Monday, May 18, 2009

It Would Work If We Had More People

I wanted to link to this last week, but never got around to it: From Megan McArdle, Medicare is going to bankrupt us, which is why we need universal health care.

Perhaps predictibly, someone showed up in the comments to my post on Medicare and Social Security to argue that liberal analysts have very serious plans to cut Medicare's costs, which is why we need universal coverage, so that we can implement those very serious plans.

I hear this argument quite often, and it's gibberish in a prom dress. Any cost savings you want to wring out of Medicare can be wrung out of Medicare right now: the program is large and powerful enough, and costly enough, that they are worth doing without adding a single new person to the mix. Conversely, if there is some political or institutional barrier which is preventing you from controlling Medicare cost inflation, than that barrier probably is not going away merely because the program covers more people. Indeed, to the extent that seniors themselves are the people blocking change (as they often are), adding more users makes it harder, not easier, to get things done.

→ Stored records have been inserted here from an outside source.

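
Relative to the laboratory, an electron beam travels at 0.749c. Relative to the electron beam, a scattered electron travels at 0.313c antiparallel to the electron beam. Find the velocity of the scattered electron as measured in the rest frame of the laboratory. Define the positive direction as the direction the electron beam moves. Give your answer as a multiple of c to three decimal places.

With v = 0.749 and u' = -0.313 (in units of c),
u = (u' + v)/(1 + u'v/c²):
u = (-0.313 + 0.749) / (1 + (-0.313)·0.749) = 0.4360/0.7656 = 0.5695
(Galilean addition would give +0.436c.)

+0.570c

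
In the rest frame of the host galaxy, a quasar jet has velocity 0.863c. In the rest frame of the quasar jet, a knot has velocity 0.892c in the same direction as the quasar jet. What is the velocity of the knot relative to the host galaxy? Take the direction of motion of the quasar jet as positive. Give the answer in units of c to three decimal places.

With v = 0.863 and u' = 0.892 (in units of c),
u = (u' + v)/(1 + u'v/c²):
u = (0.892 + 0.863) / (1 + 0.892·0.863) = 1.7550/1.7698 = 0.9916

0.992c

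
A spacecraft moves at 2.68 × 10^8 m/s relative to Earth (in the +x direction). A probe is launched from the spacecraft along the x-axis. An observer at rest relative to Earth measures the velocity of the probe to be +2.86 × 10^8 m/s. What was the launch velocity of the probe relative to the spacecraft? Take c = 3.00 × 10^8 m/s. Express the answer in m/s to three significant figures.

v = 0.893c, u = 0.953c.
Invert the composition law: u' = (u − v)/(1 − uv/c²).
u' = (0.953 − 0.893) / (1 − (0.953)(0.893)) = 0.0600/0.1484 = 0.4044.
u' = 0.4044 × 3.00 × 10^8 m/s.

+1.21 × 10^8 m/s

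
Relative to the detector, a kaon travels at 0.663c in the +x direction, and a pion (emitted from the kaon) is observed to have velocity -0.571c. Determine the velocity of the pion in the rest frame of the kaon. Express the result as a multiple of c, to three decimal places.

Invert the composition law: u' = (u − v)/(1 − uv/c²).
u' = (-0.571 − 0.663) / (1 − (-0.571)(0.663)) = -1.2340/1.3786 = -0.8951.

-0.895c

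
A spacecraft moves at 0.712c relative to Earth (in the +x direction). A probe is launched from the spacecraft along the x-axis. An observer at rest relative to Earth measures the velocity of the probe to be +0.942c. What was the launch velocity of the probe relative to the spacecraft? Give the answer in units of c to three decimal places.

Invert the composition law: u' = (u − v)/(1 − uv/c²).
u' = (0.942 − 0.712) / (1 − (0.942)(0.712)) = 0.2300/0.3293 = 0.6985.

+0.698c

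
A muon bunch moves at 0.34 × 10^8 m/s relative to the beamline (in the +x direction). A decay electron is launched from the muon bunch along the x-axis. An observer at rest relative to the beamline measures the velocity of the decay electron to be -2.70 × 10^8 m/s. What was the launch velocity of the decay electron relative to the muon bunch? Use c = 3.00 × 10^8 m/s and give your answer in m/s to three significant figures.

-2.76 × 10^8 m/s

v = 0.113c, u = -0.900c.
Invert the composition law: u' = (u − v)/(1 − uv/c²).
u' = (-0.900 − 0.113) / (1 − (-0.900)(0.113)) = -1.0133/1.1020 = -0.9195.
u' = -0.9195 × 3.00 × 10^8 m/s.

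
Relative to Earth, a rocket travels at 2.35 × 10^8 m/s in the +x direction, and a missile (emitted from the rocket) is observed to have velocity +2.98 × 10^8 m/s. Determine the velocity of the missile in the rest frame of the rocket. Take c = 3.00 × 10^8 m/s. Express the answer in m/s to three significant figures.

v = 0.783c, u = 0.993c.
Invert the composition law: u' = (u − v)/(1 − uv/c²).
u' = (0.993 − 0.783) / (1 − (0.993)(0.783)) = 0.2100/0.2219 = 0.9464.
u' = 0.9464 × 3.00 × 10^8 m/s.

+2.84 × 10^8 m/s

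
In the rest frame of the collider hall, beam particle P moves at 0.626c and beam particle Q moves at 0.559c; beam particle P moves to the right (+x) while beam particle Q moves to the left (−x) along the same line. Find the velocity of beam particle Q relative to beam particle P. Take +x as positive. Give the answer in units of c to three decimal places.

β_A = 0.626, β_B = -0.559.
Transform to A's frame with the inverse velocity-addition law: u' = (u − v)/(1 − uv/c²), taking u = β_B and v = β_A.
u' = (-0.559 − 0.626) / (1 − (0.626)(-0.559)) = -1.1850/1.3499 = -0.8778.

-0.878c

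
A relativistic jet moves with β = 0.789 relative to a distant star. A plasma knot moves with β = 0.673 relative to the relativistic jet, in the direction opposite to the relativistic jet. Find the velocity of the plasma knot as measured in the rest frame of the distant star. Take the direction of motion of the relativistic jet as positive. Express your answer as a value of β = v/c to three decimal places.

β = +0.247

With v = 0.789 and u' = -0.673 (in units of c),
u = (u' + v)/(1 + u'v/c²):
u = (-0.673 + 0.789) / (1 + (-0.673)·0.789) = 0.1160/0.4690 = 0.2473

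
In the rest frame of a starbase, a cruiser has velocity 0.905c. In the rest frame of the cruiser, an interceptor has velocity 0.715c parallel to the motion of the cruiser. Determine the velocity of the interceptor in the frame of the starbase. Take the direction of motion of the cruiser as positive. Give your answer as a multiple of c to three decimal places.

With v = 0.905 and u' = 0.715 (in units of c),
u = (u' + v)/(1 + u'v/c²):
u = (0.715 + 0.905) / (1 + 0.715·0.905) = 1.6200/1.6471 = 0.9836
(Galilean addition would give +1.620c, exceeding c.)

0.984c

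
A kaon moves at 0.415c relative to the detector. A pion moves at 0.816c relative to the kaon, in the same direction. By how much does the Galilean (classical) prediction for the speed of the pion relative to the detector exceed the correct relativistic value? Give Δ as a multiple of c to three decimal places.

Δ = 0.311c

Galilean: u_cl = 0.816 + 0.415 = 1.2310.
Relativistic: u_rel = (0.816 + 0.415) / (1 + 0.816·0.415) = 1.2310/1.3386 = 0.9196.
Δ = 1.2310 − 0.9196 = 0.3114.
(The classical prediction exceeds c; the relativistic result does not.)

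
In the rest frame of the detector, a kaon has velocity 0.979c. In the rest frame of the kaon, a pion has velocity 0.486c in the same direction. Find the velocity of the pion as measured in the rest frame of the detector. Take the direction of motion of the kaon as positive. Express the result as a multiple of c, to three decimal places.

0.993c

With v = 0.979 and u' = 0.486 (in units of c),
u = (u' + v)/(1 + u'v/c²):
u = (0.486 + 0.979) / (1 + 0.486·0.979) = 1.4650/1.4758 = 0.9927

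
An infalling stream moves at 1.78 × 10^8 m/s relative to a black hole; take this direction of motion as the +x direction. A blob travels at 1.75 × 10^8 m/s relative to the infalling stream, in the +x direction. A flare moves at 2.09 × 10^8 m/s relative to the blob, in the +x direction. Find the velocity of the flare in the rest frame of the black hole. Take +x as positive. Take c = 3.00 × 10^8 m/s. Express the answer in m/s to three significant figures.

Apply u = (u' + v)/(1 + u'v/c²) successively, working outward toward the black hole.
(Dividing each given speed by c = 3.00 × 10^8 m/s to work in units of c.)
Start: velocity of the infalling stream relative to the black hole = 0.5933c.
Compose with the blob (u' = 0.583 in the infalling stream frame): u_1 = (0.583 + 0.593) / (1 + 0.583·0.593) = 1.1767/1.3461 = 0.8741.
Compose with the flare (u' = 0.697 in the blob frame): u_2 = (0.697 + 0.874) / (1 + 0.697·0.874) = 1.5708/1.6090 = 0.9763.
So u = 0.9763 × 3.00 × 10^8 m/s.

2.93 × 10^8 m/s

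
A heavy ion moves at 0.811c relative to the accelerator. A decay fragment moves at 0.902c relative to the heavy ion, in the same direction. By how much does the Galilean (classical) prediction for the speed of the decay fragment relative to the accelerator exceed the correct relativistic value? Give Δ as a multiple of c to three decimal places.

Galilean: u_cl = 0.902 + 0.811 = 1.7130.
Relativistic: u_rel = (0.902 + 0.811) / (1 + 0.902·0.811) = 1.7130/1.7315 = 0.9893.
Δ = 1.7130 − 0.9893 = 0.7237.
(The classical prediction exceeds c; the relativistic result does not.)

Δ = 0.724c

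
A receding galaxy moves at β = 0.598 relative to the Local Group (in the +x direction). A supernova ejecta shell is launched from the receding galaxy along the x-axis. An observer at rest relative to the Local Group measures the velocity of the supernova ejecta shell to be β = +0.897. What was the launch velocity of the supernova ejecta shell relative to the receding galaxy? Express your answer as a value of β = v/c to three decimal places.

β = +0.645

Invert the composition law: u' = (u − v)/(1 − uv/c²).
u' = (0.897 − 0.598) / (1 − (0.897)(0.598)) = 0.2990/0.4636 = 0.6450.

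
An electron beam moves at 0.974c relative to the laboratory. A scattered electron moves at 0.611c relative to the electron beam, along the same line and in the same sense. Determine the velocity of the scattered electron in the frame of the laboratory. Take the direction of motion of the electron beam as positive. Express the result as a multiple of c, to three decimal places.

With v = 0.974 and u' = 0.611 (in units of c),
u = (u' + v)/(1 + u'v/c²):
u = (0.611 + 0.974) / (1 + 0.611·0.974) = 1.5850/1.5951 = 0.9937

0.994c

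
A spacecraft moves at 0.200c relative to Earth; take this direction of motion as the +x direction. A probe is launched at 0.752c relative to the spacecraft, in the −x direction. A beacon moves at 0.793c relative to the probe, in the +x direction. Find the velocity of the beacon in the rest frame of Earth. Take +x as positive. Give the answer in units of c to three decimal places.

Apply u = (u' + v)/(1 + u'v/c²) successively, working outward toward Earth.
Start: velocity of the spacecraft relative to Earth = 0.2000c.
Compose with the probe (u' = -0.752 in the spacecraft frame): u_1 = (-0.752 + 0.200) / (1 + (-0.752)·0.200) = -0.5520/0.8496 = -0.6497.
Compose with the beacon (u' = 0.793 in the probe frame): u_2 = (0.793 + (-0.650)) / (1 + 0.793·(-0.650)) = 0.1433/0.4848 = 0.2956.

+0.296c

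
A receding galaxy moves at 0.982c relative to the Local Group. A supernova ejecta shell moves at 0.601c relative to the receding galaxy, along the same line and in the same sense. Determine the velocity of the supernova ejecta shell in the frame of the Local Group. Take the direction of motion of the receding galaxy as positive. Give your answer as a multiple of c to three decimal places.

With v = 0.982 and u' = 0.601 (in units of c),
u = (u' + v)/(1 + u'v/c²):
u = (0.601 + 0.982) / (1 + 0.601·0.982) = 1.5830/1.5902 = 0.9955
(Galilean addition would give +1.583c, exceeding c.)

0.995c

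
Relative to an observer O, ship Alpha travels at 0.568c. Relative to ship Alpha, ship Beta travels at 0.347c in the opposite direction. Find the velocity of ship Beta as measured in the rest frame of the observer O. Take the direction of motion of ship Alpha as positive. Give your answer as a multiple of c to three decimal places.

With v = 0.568 and u' = -0.347 (in units of c),
u = (u' + v)/(1 + u'v/c²):
u = (-0.347 + 0.568) / (1 + (-0.347)·0.568) = 0.2210/0.8029 = 0.2753
(Galilean addition would give +0.221c.)

+0.275c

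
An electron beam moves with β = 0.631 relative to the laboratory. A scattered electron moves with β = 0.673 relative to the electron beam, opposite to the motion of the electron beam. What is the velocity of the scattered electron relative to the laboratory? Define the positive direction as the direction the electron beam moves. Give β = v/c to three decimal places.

β = -0.073

With v = 0.631 and u' = -0.673 (in units of c),
u = (u' + v)/(1 + u'v/c²):
u = (-0.673 + 0.631) / (1 + (-0.673)·0.631) = -0.0420/0.5753 = -0.0730
(Galilean addition would give -0.042c.)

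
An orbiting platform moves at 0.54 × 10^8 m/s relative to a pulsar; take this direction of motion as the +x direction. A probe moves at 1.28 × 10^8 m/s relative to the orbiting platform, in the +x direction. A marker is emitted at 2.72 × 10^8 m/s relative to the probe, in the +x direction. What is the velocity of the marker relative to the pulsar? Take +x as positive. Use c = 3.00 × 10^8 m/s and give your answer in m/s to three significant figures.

2.92 × 10^8 m/s

Apply u = (u' + v)/(1 + u'v/c²) successively, working outward toward the pulsar.
(Dividing each given speed by c = 3.00 × 10^8 m/s to work in units of c.)
Start: velocity of the orbiting platform relative to the pulsar = 0.1800c.
Compose with the probe (u' = 0.427 in the orbiting platform frame): u_1 = (0.427 + 0.180) / (1 + 0.427·0.180) = 0.6067/1.0768 = 0.5634.
Compose with the marker (u' = 0.907 in the probe frame): u_2 = (0.907 + 0.563) / (1 + 0.907·0.563) = 1.4701/1.5108 = 0.9730.
So u = 0.9730 × 3.00 × 10^8 m/s.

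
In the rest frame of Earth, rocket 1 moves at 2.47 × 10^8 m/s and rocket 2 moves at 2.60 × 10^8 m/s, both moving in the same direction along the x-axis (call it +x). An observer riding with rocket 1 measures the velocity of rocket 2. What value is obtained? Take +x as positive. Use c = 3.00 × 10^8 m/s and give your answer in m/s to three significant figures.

β_A = 0.823, β_B = 0.867 (dividing each by c = 3.00 × 10^8 m/s).
Transform to A's frame with the inverse velocity-addition law: u' = (u − v)/(1 − uv/c²), taking u = β_B and v = β_A.
u' = (0.867 − 0.823) / (1 − (0.823)(0.867)) = 0.0433/0.2864 = 0.1513.
u' = 0.1513 × 3.00 × 10^8 m/s.

+4.54 × 10^7 m/s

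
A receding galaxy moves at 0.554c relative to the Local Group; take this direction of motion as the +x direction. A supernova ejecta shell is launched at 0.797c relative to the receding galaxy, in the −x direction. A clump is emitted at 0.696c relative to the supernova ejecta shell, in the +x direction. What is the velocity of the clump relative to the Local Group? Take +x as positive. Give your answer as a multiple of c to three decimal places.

+0.374c

Apply u = (u' + v)/(1 + u'v/c²) successively, working outward toward the Local Group.
Start: velocity of the receding galaxy relative to the Local Group = 0.5540c.
Compose with the supernova ejecta shell (u' = -0.797 in the receding galaxy frame): u_1 = (-0.797 + 0.554) / (1 + (-0.797)·0.554) = -0.2430/0.5585 = -0.4351.
Compose with the clump (u' = 0.696 in the supernova ejecta shell frame): u_2 = (0.696 + (-0.435)) / (1 + 0.696·(-0.435)) = 0.2609/0.6972 = 0.3742.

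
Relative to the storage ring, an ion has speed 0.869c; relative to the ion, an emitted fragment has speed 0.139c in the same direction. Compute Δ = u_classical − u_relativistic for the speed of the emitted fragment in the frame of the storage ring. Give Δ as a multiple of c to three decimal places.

Δ = 0.109c

Galilean: u_cl = 0.139 + 0.869 = 1.0080.
Relativistic: u_rel = (0.139 + 0.869) / (1 + 0.139·0.869) = 1.0080/1.1208 = 0.8994.
Δ = 1.0080 − 0.8994 = 0.1086.
(The classical prediction exceeds c; the relativistic result does not.)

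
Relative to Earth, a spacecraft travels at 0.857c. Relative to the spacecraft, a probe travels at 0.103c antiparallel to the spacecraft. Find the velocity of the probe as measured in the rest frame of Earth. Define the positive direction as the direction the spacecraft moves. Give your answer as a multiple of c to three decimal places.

With v = 0.857 and u' = -0.103 (in units of c),
u = (u' + v)/(1 + u'v/c²):
u = (-0.103 + 0.857) / (1 + (-0.103)·0.857) = 0.7540/0.9117 = 0.8270

+0.827c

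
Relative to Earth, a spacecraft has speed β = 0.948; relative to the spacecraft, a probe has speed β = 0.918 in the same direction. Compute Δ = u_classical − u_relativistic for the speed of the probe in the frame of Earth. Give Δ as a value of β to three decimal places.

Galilean: u_cl = 0.918 + 0.948 = 1.8660.
Relativistic: u_rel = (0.918 + 0.948) / (1 + 0.918·0.948) = 1.8660/1.8703 = 0.9977.
Δ = 1.8660 − 0.9977 = 0.8683.
(The classical prediction exceeds c; the relativistic result does not.)

Δ = 0.868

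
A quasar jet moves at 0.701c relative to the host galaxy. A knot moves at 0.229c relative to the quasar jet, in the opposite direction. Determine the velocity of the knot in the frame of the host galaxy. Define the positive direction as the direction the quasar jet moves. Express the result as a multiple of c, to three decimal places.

With v = 0.701 and u' = -0.229 (in units of c),
u = (u' + v)/(1 + u'v/c²):
u = (-0.229 + 0.701) / (1 + (-0.229)·0.701) = 0.4720/0.8395 = 0.5623

+0.562c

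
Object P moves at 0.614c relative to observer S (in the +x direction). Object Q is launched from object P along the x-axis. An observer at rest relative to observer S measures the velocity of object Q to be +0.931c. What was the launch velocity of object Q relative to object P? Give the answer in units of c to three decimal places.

+0.740c

Invert the composition law: u' = (u − v)/(1 − uv/c²).
u' = (0.931 − 0.614) / (1 − (0.931)(0.614)) = 0.3170/0.4284 = 0.7400.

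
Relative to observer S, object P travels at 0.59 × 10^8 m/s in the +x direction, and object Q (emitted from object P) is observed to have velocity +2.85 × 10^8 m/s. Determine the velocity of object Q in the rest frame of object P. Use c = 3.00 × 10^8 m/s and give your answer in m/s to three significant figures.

+2.78 × 10^8 m/s

v = 0.197c, u = 0.950c.
Invert the composition law: u' = (u − v)/(1 − uv/c²).
u' = (0.950 − 0.197) / (1 − (0.950)(0.197)) = 0.7533/0.8132 = 0.9264.
u' = 0.9264 × 3.00 × 10^8 m/s.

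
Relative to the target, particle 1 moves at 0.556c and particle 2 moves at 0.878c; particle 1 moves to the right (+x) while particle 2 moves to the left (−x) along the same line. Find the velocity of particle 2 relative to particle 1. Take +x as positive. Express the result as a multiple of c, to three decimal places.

-0.964c

β_A = 0.556, β_B = -0.878.
Transform to A's frame with the inverse velocity-addition law: u' = (u − v)/(1 − uv/c²), taking u = β_B and v = β_A.
u' = (-0.878 − 0.556) / (1 − (0.556)(-0.878)) = -1.4340/1.4882 = -0.9636.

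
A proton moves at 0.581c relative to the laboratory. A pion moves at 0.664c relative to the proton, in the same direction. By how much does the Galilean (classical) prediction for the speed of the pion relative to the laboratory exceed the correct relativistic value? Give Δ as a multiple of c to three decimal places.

Δ = 0.347c

Galilean: u_cl = 0.664 + 0.581 = 1.2450.
Relativistic: u_rel = (0.664 + 0.581) / (1 + 0.664·0.581) = 1.2450/1.3858 = 0.8984.
Δ = 1.2450 − 0.8984 = 0.3466.
(The classical prediction exceeds c; the relativistic result does not.)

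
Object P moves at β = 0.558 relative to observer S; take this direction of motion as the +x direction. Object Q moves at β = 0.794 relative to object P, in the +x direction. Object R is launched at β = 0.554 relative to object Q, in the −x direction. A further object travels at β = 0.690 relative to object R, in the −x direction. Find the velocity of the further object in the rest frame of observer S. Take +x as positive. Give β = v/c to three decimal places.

Apply u = (u' + v)/(1 + u'v/c²) successively, working outward toward observer S.
Start: velocity of object P relative to observer S = 0.5580c.
Compose with object Q (u' = 0.794 in object P frame): u_1 = (0.794 + 0.558) / (1 + 0.794·0.558) = 1.3520/1.4431 = 0.9369.
Compose with object R (u' = -0.554 in object Q frame): u_2 = (-0.554 + 0.937) / (1 + (-0.554)·0.937) = 0.3829/0.4810 = 0.7961.
Compose with the further object (u' = -0.690 in object R frame): u_3 = (-0.690 + 0.796) / (1 + (-0.690)·0.796) = 0.1061/0.4507 = 0.2355.

β = +0.235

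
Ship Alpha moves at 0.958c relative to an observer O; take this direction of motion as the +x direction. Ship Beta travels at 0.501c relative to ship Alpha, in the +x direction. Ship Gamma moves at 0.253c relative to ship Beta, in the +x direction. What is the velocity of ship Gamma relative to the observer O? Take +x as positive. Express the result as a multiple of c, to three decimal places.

Apply u = (u' + v)/(1 + u'v/c²) successively, working outward toward the observer O.
Start: velocity of ship Alpha relative to the observer O = 0.9580c.
Compose with ship Beta (u' = 0.501 in ship Alpha frame): u_1 = (0.501 + 0.958) / (1 + 0.501·0.958) = 1.4590/1.4800 = 0.9858.
Compose with ship Gamma (u' = 0.253 in ship Beta frame): u_2 = (0.253 + 0.986) / (1 + 0.253·0.986) = 1.2388/1.2494 = 0.9915.

0.992c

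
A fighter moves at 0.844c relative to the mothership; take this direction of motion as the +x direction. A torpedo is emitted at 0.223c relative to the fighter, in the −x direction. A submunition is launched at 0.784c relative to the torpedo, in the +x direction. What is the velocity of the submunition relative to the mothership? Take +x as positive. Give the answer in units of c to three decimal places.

Apply u = (u' + v)/(1 + u'v/c²) successively, working outward toward the mothership.
Start: velocity of the fighter relative to the mothership = 0.8440c.
Compose with the torpedo (u' = -0.223 in the fighter frame): u_1 = (-0.223 + 0.844) / (1 + (-0.223)·0.844) = 0.6210/0.8118 = 0.7650.
Compose with the submunition (u' = 0.784 in the torpedo frame): u_2 = (0.784 + 0.765) / (1 + 0.784·0.765) = 1.5490/1.5997 = 0.9683.

+0.968c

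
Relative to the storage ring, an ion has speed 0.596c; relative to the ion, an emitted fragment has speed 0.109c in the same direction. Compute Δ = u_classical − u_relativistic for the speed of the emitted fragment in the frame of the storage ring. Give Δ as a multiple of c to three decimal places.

Galilean: u_cl = 0.109 + 0.596 = 0.7050.
Relativistic: u_rel = (0.109 + 0.596) / (1 + 0.109·0.596) = 0.7050/1.0650 = 0.6620.
Δ = 0.7050 − 0.6620 = 0.0430.

Δ = 0.043c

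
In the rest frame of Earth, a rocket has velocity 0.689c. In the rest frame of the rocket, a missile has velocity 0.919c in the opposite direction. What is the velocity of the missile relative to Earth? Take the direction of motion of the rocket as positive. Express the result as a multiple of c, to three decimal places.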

I suppose there's some possible argument that only with universal health care can we prevent providers and consumers from realizing there's an alternative they prefer to the status quo . . . but that implies a Canadian style system that outlaws private care, which is not what anyone's proposing, not what anyone's going to get out of the American political system if they do propose it, and not just a little bit disturbingly totalitarian.

Otherwise, people who want to reform Medicare to make it more cost effective should go ahead and propose the changes to Medicare they can get passed. I am not going to buy a pig in a poke on the slim chance that the pig might be able to get me 20% off an echocardiogram.


This is part and parcel of the same general problem I've mentioned here time and time again when it comes to discussions on health care. Supporters of universal care can point to any one issue, big or small, and use that issue as an example of why we need one massive system of health care coverage for every single person in the country. And these arguments are only made in regards to health care. No one advocates for government provided universal food coverage or universal housing in response to hunger or homelessness (usually recognizing the complexities involved), yet when it comes to health care, this notion of one giant fix-all plan pervades the national consciousness.